Climate change in India can be risky for US security: Report

'China and India will play critical roles in determining the trajectory of temperature rise,' the report said

Update: 2021-10-23 18:25 GMT
In this file photo taken on December 6, 2019, a woman balances a load on her head as she crosses a street near India Gate in heavy smoggy conditions in New Delhi. (AFP Photo)

HYDERABAD: The impact of climate change on India, along with similar impacts on 10 other countries, four of these in South Asia, could result in an increase of risks to American national security interests, a report prepared by the US intelligence community has said.

These risks, the US National Intelligence Council said “will increase as countries respond to the intensifying physical effects of climate change.”
Placing India, along with China, at the centre of such climate change-induced security risks to the US, the report said “China and India will play critical roles in determining the trajectory of temperature rise.”

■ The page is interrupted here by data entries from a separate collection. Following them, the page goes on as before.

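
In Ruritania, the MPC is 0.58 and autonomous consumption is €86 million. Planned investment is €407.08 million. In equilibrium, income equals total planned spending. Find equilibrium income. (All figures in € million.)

Y = 1174

Y = C + I = 86 + 0.58Y + 407.08
Y − 0.58Y = 493.08
0.42Y = 493.08, so Y = 493.08/0.42 = 1174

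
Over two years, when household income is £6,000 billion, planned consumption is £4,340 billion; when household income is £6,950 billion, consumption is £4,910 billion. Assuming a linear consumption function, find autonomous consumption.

MPC = ΔC/ΔY = (4910 − 4340)/(6950 − 6000) = 570/950 = 0.6
a = C − MPC·Y = 4340 − 0.6(6000) = 4340 − 3600 = 740

a = 740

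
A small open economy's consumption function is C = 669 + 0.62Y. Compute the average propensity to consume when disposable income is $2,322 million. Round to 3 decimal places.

APC = 0.908

C = 669 + 0.62(2322) = 2108.64
APC = C/Y = 2108.64/2322 = 0.908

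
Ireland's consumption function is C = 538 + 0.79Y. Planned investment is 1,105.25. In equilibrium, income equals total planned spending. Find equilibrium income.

Y = 7825

Y = C + I = 538 + 0.79Y + 1105.25
Y − 0.79Y = 1643.25
0.21Y = 1643.25, so Y = 1643.25/0.21 = 7825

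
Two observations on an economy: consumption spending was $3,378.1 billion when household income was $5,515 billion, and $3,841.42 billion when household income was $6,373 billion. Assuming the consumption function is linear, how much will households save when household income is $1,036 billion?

MPC = (3841.42 − 3378.1)/(6373 − 5515) = 463.32/858 = 0.54
a = 3378.1 − 0.54(5515) = 3378.1 − 2978.1 = 400
C = 400 + 0.54(1036) = 959.44
S = 1036 − 959.44 = 76.56

S = 76.56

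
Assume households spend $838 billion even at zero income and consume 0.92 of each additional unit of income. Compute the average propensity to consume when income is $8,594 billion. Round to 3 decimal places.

APC = 1.018

C = 838 + 0.92(8594) = 8744.48
APC = C/Y = 8744.48/8594 = 1.018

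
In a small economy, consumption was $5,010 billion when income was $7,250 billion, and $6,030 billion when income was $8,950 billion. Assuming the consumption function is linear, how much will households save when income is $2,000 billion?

MPC = (6030 − 5010)/(8950 − 7250) = 1020/1700 = 0.6
a = 5010 − 0.6(7250) = 5010 − 4350 = 660
C = 660 + 0.6(2000) = 1860
S = 2000 − 1860 = 140

S = 140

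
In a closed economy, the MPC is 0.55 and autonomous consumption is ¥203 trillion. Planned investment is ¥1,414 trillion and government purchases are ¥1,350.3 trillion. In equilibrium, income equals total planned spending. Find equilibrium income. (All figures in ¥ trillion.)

Y = 6594

Y = C + I + G = 203 + 0.55Y + 1414 + 1350.3
Y − 0.55Y = 2967.3
0.45Y = 2967.3, so Y = 2967.3/0.45 = 6594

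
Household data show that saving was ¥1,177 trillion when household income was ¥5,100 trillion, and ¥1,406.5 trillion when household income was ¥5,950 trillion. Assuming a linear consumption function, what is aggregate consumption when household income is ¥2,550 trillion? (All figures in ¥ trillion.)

C = 2061.5

MPS = ΔS/ΔY = (1406.5 − 1177)/(5950 − 5100) = 229.5/850 = 0.27
MPC = 1 − MPS = 0.73
Autonomous saving = 1177 − 0.27(5100) = -200, so a = 200
C = 200 + 0.73(2550) = 200 + 1861.5 = 2061.5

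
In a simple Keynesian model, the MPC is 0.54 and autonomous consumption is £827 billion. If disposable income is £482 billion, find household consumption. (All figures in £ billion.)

C = 1087.28

C = 827 + 0.54(482) = 827 + 260.28 = 1087.28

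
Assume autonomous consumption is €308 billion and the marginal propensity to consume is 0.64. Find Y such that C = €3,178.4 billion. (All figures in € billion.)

Y = 4485

308 + 0.64Y = 3178.4
0.64Y = 2870.4, so Y = 2870.4/0.64 = 4485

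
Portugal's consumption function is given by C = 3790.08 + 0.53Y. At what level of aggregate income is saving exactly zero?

At break-even, C = Y: 3790.08 + 0.53Y = Y
0.47Y = 3790.08, so Y = 3790.08/0.47 = 8064

Y = 8064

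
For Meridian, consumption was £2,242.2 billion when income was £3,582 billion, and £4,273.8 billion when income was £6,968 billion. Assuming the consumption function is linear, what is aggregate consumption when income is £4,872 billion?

C = 3016.2

MPC = (4273.8 − 2242.2)/(6968 − 3582) = 2031.6/3386 = 0.6
a = 2242.2 − 0.6(3582) = 2242.2 − 2149.2 = 93
C = 93 + 0.6(4872) = 93 + 2923.2 = 3016.2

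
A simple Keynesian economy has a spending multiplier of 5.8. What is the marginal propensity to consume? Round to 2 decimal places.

MPC = 0.83

k = 1/(1 − MPC), so 1 − MPC = 1/k = 1/5.8 = 0.1724
MPC = 1 − 0.1724 = 0.83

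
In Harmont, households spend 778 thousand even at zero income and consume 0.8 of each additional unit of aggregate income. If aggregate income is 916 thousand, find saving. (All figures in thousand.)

C = 778 + 0.8(916) = 778 + 732.8 = 1510.8
S = Y − C = 916 − 1510.8 = -594.8

S = -594.8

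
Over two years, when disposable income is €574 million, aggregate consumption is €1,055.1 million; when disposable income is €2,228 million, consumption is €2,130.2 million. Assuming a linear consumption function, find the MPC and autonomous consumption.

MPC = ΔC/ΔY = (2130.2 − 1055.1)/(2228 − 574) = 1075.1/1654 = 0.65
a = C − MPC·Y = 1055.1 − 0.65(574) = 1055.1 − 373.1 = 682

MPC = 0.65; a = 682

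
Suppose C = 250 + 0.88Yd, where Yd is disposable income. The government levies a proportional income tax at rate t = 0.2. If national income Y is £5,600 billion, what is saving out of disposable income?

Yd = (1 − 0.2)(5600) = 0.8(5600) = 4480
C = 250 + 0.88(4480) = 250 + 3942.4 = 4192.4
S = Yd − C = 4480 − 4192.4 = 287.6

S = 287.6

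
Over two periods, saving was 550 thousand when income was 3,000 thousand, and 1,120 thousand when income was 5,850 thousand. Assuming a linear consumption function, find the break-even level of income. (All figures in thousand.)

MPS = ΔS/ΔY = (1120 − 550)/(5850 − 3000) = 570/2850 = 0.2
MPC = 1 − MPS = 0.8
From S(3000) = 550: −a + 0.2(3000) = 550, so a = 600 − 550 = 50
Break-even (S = 0): Y = a/MPS = 50/0.2 = 250

Y = 250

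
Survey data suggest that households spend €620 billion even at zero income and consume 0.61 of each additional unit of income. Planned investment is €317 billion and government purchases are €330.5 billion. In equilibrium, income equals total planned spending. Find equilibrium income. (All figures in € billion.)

Y = C + I + G = 620 + 0.61Y + 317 + 330.5
Y − 0.61Y = 1267.5
0.39Y = 1267.5, so Y = 1267.5/0.39 = 3250

Y = 3250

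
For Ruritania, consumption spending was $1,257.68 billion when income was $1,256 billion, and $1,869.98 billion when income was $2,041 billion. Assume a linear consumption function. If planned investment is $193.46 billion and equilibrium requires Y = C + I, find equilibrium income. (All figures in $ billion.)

MPC = (1869.98 − 1257.68)/(2041 − 1256) = 612.3/785 = 0.78
a = 1257.68 − 0.78(1256) = 278
Equilibrium: Y = 278 + 0.78Y + 193.46
0.22Y = 471.46, so Y = 471.46/0.22 = 2143

Y = 2143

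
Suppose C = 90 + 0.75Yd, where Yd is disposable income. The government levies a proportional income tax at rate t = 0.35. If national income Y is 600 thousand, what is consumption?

Yd = (1 − 0.35)(600) = 0.65(600) = 390
C = 90 + 0.75(390) = 90 + 292.5 = 382.5

C = 382.5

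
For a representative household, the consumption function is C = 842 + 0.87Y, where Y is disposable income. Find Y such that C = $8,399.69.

842 + 0.87Y = 8399.69
0.87Y = 7557.69, so Y = 7557.69/0.87 = 8687

Y = 8687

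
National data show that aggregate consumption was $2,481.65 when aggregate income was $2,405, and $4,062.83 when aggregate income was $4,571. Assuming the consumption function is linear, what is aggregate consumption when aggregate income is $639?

C = 1192.47

MPC = (4062.83 − 2481.65)/(4571 − 2405) = 1581.18/2166 = 0.73
a = 2481.65 − 0.73(2405) = 2481.65 − 1755.65 = 726
C = 726 + 0.73(639) = 726 + 466.47 = 1192.47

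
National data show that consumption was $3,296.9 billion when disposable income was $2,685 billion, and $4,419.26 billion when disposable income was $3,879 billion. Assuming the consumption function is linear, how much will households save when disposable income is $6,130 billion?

MPC = (4419.26 − 3296.9)/(3879 − 2685) = 1122.36/1194 = 0.94
a = 3296.9 − 0.94(2685) = 3296.9 − 2523.9 = 773
C = 773 + 0.94(6130) = 6535.2
S = 6130 − 6535.2 = -405.2

S = -405.2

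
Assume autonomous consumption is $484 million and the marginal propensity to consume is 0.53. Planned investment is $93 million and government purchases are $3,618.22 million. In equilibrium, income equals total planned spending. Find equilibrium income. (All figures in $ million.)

Y = 8926

Y = C + I + G = 484 + 0.53Y + 93 + 3618.22
Y − 0.53Y = 4195.22
0.47Y = 4195.22, so Y = 4195.22/0.47 = 8926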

It further said geopolitical tensions are likely to grow as countries increasingly argue about how to accelerate the reduction in net greenhouse gas emissions. While China has not been clear in its commitment to cut greenhouse gas emissions, India, the US intelligence report said “almost certainly will increase its emissions as it develops economically. Indian officials have not committed to a net-zero target date and have instead called on countries with larger economies to reduce emissions.”

The first of its kind report, the “National Intelligence Estimate - Climate Change and International Responses Increasing Challenges to US National Security Through 2040”, also points to possible transboundary tensions for India with Pakistan over what it called ‘water insecurities’. Pakistan, the report said, “relies on downstream surface water from heavily glacier-fed rivers originating in India for much of its irrigation,” and also relies on Indian data on river discharges to provide flood warnings in that country.

In other references to India, the report points to possible large human migration from Bangladesh into India as coastal flooding increases due to rising sea levels.

The countries whose conditions change as a consequence of climate change that the US should consider as possible security concerns are Afghanistan, Burma, India, Pakistan, North Korea, Guatemala, Haiti, Honduras, Nicaragua, Colombia and Iraq.